Auf den sich hieraus ergebenden Wert, werden die Wertveränderungsraten für den Standort (gerechnet von Antragstellung bis rechnerisch erwarteter Lebenserwartung) zugeschlagen sowie der rechnerische Wertverlust für den gleichen Zeitraum auf den Gebäudeanteil abgezogen.

Von dem sich so ergebenden Wert sind pauschale Abschläge vorzunehmen, um den beleihbaren Wert zu erhalten. Sofern betraglich kleinere Vorlasten existieren, sind diese Beträge abzuziehen.

Abgleich mit bestehenden Regelungen

Aktuell sind Sachwerte für die Beleihungswertermittlung gemäß BelWertV und PfandBG zu ermitteln, sofern das zu besichernde Objekt für den Kreditgeber eigenkapitalrelevant berücksichtigt werden soll, wobei der planmäßige Wertverlauf des Objektes laufend zu überprüfen ist. Spekulative Elemente sind nicht zu berücksichtigen. Eine Marktwertermittlung gemäß ImmoWertV ist für eine auf den Herstellungskosten basierende Wertermittlung als Grundlage der Besicherung eines Objektes daher nicht geeignet.

Im Kern der Wertermittlung für das neue Produkt steht die langfristige perspektivische Betrachtung der Wertentwicklung, die aufgrund der zu prognostizierenden Marktentwicklung zwangsläufig Unwägbarkeiten enthält. Es werden in der Regel bei Weitem nicht alle für die zukünftige Entwicklung relevanten Faktoren einfließen können, da sie zum Zeitpunkt der Prognose nicht abschätzbar sind. Als Beispiel seien der zukünftige energetische Standard von Neubauten, die Energiepreisentwicklung und der sich rasant verändernde Standard in der Informationstechnologie und der Gebäudetechnik und-automatisierung genannt.

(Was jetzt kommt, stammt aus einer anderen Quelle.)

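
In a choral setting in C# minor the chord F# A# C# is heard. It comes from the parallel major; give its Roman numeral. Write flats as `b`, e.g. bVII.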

Sofern man sich als Konsequenz hieraus von der Ermittlung eines Sachwertes für den Gebäudeanteil des Objektes lösen würde, könnte ein fiktiver Rohbauwert zuzüglich eines hinreichend konservativ prognostizierten Grundstückswertes die Basis für eine Besicherung der Immobilie bilden. Weitere Beleihungsspielräume am Gebäude zugunsten des Darlehensnehmers können zwar mit Hilfe einer Marktprognose grob abgeschätzt werden, müssen aber aufgrund der bestehenden gesetzlichen Situation mit einem separaten Risikofaktor im Produkt berücksichtigt werden. In der Wertermittlung des Objektes gemäß BelWertV sind sie derzeit nicht darstellbar.

*) Es kann ausschließlich ein Marktwert auf Basis des Vergleichswertverfahren ermittelt werden, in dem ein Objekt mit gleichen Eigenschaften (des zu beleihenden Objektes zum Zeitpunkt der Fälligkeit) in die Zukunft projiziert wird.